Being basic needs-informed sounds simple, but it's a departure from how most systems have traditionally operated. As a social worker serving formerly homeless families, I often noted problems with cleanliness. The house would be dirty. Clothes would smell ripe. And – most disturbing to me – babies would spend the day in dirty diapers. Was mom too depressed to keep her apartment and children clean? Did she not understand how unhealthy this was? These were the kind of questions that my training prepared me to ask.

I found that there were different questions that frequently got to the heart of the problem: Do you have a broom, laundry detergent, enough diapers? Often my clients knew what do to and wanted badly to do it. I didn't need to fix my client; I needed to get her stuff. This on-ground-experience is starting to be validated by research.

MOMS reaches out to low-income mothers to promote mental wellness. The Yale-affiliated project also does research that is demonstrating how access to basic needs affects a family's overall well being. An important study conducted by MOMS together with the National Diaper Bank Network found that about 30 percent of low-income mothers could not afford enough diapers to change their children frequently. Being without an adequate supply of diapers was a huge stressor – even bigger than food insecurity – and was associated with depression.

That is extremely concerning. A 2003 study found that the cost of depression to employers was $83 billion a year. Even that is dwarfed by the pain of individuals and families. Parental depression is linked to developmental, behavioral, academic and health problems in children.

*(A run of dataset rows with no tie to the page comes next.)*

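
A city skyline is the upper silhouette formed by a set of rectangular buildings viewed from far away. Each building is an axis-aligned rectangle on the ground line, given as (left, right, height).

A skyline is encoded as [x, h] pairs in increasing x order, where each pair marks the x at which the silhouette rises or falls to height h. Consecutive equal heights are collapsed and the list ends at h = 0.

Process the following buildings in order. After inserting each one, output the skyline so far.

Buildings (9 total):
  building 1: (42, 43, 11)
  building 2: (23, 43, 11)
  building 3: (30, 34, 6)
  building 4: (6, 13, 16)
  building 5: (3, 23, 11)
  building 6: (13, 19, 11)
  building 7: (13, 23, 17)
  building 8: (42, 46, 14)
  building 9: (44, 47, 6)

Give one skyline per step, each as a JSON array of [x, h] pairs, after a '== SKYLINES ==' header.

== SKYLINES ==
[[42,11],[43,0]]
[[23,11],[43,0]]
[[23,11],[43,0]]
[[6,16],[13,0],[23,11],[43,0]]
[[3,11],[6,16],[13,11],[43,0]]
[[3,11],[6,16],[13,11],[43,0]]
[[3,11],[6,16],[13,17],[23,11],[43,0]]
[[3,11],[6,16],[13,17],[23,11],[42,14],[46,0]]
[[3,11],[6,16],[13,17],[23,11],[42,14],[46,6],[47,0]]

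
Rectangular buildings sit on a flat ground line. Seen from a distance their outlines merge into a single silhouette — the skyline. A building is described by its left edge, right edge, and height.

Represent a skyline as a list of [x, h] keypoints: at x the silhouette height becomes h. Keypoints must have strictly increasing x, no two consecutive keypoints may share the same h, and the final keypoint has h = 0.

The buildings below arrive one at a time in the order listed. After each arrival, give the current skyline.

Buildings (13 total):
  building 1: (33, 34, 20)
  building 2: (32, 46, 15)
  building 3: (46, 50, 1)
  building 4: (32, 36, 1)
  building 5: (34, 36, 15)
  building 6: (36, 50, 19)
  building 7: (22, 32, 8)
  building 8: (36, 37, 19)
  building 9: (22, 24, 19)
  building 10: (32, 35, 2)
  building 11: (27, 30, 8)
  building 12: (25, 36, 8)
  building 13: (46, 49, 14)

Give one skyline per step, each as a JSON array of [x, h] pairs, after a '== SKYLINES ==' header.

== SKYLINES ==
[[33,20],[34,0]]
[[32,15],[33,20],[34,15],[46,0]]
[[32,15],[33,20],[34,15],[46,1],[50,0]]
[[32,15],[33,20],[34,15],[46,1],[50,0]]
[[32,15],[33,20],[34,15],[46,1],[50,0]]
[[32,15],[33,20],[34,15],[36,19],[50,0]]
[[22,8],[32,15],[33,20],[34,15],[36,19],[50,0]]
[[22,8],[32,15],[33,20],[34,15],[36,19],[50,0]]
[[22,19],[24,8],[32,15],[33,20],[34,15],[36,19],[50,0]]
[[22,19],[24,8],[32,15],[33,20],[34,15],[36,19],[50,0]]
[[22,19],[24,8],[32,15],[33,20],[34,15],[36,19],[50,0]]
[[22,19],[24,8],[32,15],[33,20],[34,15],[36,19],[50,0]]
[[22,19],[24,8],[32,15],[33,20],[34,15],[36,19],[50,0]]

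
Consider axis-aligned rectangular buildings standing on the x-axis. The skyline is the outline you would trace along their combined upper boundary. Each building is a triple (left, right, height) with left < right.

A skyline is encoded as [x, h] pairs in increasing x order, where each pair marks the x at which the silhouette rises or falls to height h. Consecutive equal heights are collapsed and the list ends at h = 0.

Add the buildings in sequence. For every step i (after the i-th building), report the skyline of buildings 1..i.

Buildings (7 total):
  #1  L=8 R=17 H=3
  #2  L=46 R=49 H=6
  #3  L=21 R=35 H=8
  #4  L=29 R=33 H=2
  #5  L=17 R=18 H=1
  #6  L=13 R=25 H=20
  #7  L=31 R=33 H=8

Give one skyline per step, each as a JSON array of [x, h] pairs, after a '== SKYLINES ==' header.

== SKYLINES ==
[[8,3],[17,0]]
[[8,3],[17,0],[46,6],[49,0]]
[[8,3],[17,0],[21,8],[35,0],[46,6],[49,0]]
[[8,3],[17,0],[21,8],[35,0],[46,6],[49,0]]
[[8,3],[17,1],[18,0],[21,8],[35,0],[46,6],[49,0]]
[[8,3],[13,20],[25,8],[35,0],[46,6],[49,0]]
[[8,3],[13,20],[25,8],[35,0],[46,6],[49,0]]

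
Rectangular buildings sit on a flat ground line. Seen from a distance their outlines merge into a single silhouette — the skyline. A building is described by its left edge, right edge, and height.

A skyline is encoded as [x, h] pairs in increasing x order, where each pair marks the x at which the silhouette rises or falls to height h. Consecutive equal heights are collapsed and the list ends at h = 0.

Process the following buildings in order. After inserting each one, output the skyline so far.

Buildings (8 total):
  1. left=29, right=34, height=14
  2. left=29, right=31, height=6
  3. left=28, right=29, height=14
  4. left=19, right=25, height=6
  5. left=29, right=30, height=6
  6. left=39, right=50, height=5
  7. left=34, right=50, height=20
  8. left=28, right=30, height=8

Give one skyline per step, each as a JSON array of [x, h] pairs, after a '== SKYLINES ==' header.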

I was trained to recognize the signs of depression and could refer any of my clients to treatment. But I was not trained to ask about the nuts and bolts, the small things whose absence could send a life off the rails. How many mothers' mental health could be improved by getting them access to these things? A month's worth of diapers costs about $75. That's beyond the reach of many low-wage parents – but cheaper than therapy by a long shot.

Certainly this is not a plea to cut mental health services, which many low-income people desperately need. I'm merely saying: Let's first find out if the problem is rooted in not having something like bus fare or dish detergent. That's the real advantage of being basic-needs informed – it can shine a light on ways to help people become healthier and more independent almost immediately.